MONUMENTO NO DEDO Apesar da rara beleza e do preço pouco modesto, Sheherazade está longe de ser a maior preciosidade da casa. O mais celebrado anel da nova coleção reproduz um monumento francês, menos badalado do que a Torre Eiffel e o Museu do Louvre, mas também encantador: o Grand Palais. Confeccionada com diamantes, esmeraldas, ouro e cristais, a peça, batizade de Oriane, tem parte superior que se abre, fazendo surgir um espaço onde é possível guardar pequenos objetos. A joia, que é a maior e mais cara entre os lançamentos da grife, custa US$ 400 mil. Uma excelente ideia, aliás, é aproveitar que você está em Paris para conhecer a construção que inspirou o designer a criar o Oriane.
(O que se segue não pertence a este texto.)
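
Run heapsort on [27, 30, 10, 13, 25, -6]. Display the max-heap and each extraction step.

Build heap: [30, 27, 10, 13, 25, -6]
Extract 30: [27, 25, 10, 13, -6, 30]
Extract 27: [25, 13, 10, -6, 27, 30]
Extract 25: [13, -6, 10, 25, 27, 30]
Extract 13: [10, -6, 13, 25, 27, 30]
Extract 10: [-6, 10, 13, 25, 27, 30]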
Sem dúvidas, o Grand Palais merece uma visita. Também chamado de Grand Palais des Champs-Elysées – por ficar nessa que é uma das regiões mais famosas da capital francesa –, integra o belo conjunto arquitectônico formado pelo Petit Palais e a Ponte Alexandre III. Sua construção foi iniciada em 1897, para que o prédio ficasse pronto a tempo de sediar a Exposição Universal de 1900. Ou seja, o Grand Palais já nasceu com a arte em seu DNA.

O prédio é marcado pelo estilo arquitetônico Beaux-Arts, típico da Escola de Belas Artes de Paris, e reflete o primor da decoração sofisticada e ornamentação nas fachadas de pedra. Os maiores destaques são sua estrutura de ferro e aço aparente, o uso de concreto armado e, principalmente, sua grande cobertura envidraçada, algo considerado inovador para a época. Numa de suas entradas, lê-se uma frase que descreve muito bem o propósito que marcou a criação desse histórico edifício: “Monument consacré par la République à la gloire de l’art français”. Em bom português: “Monumento consagrado pela República à glória da arte francesa”. E assim continua até hoje. Seja apresentando exposições com obras de artistas de todo o mundo ou em forma de uma jóia, na fabulosa sede da Maison Chaumet. Agora, é só esperar a pandemia passar para poder admirar tudo isso in loco.

A Praça da realeza

Se é para falar das grandes joalherias com lojas em Paris, não dá para deixar de destacar a fabulosa Place Vendôme. Ali, estão os principais fabricantes de joias do mundo, como Boucheron, Cartier e, claro, Chaumet. A praça é rica em histórias e personagens. O poeta, escritor e romancista Victor Hugo é um deles. Conta-se que esse ilustre francês, autor dos clássicos Les Misérables e Notre-Dame de Paris, adorava caminhar por suas ruas forradas de pedras.

Divulgação

No início do século 18, o rei Luís XV era frequentemente visto caminhando entre suas mansões. A presença da realeza na Place Vendôme não era nada incomum. Pelo contrário. A praça foi construída no século 17, com seu formato octogonal, para ser uma espécie de bairro da alta nobreza. Bailes a céu aberto e grandes jantares eram realizados na praça com alta constância. Não raro, com a presença de reis e rainhas. Considerada uma preciosidade da arquitetura clássica francesa, suas construções têm fachadas idênticas, que a circundam de forma simétrica e harmoniosa. Em seu centro, fica a Coluna Vendôme. Com 44 metros de altura, foi encomendada pelo imperador Napoleão Bonaparte, para ser um marco da sua vitória de Austerlitz, em 1805.

Nessa mesma época, ourives e joalheiros começaram a se instalar na Place Vendôme, atraindo os clientes famosos e abastados das redondezas. O movimento ganhou tanta força, que a praça virou o mundialmente célebre centro de grifes de joias que é hoje.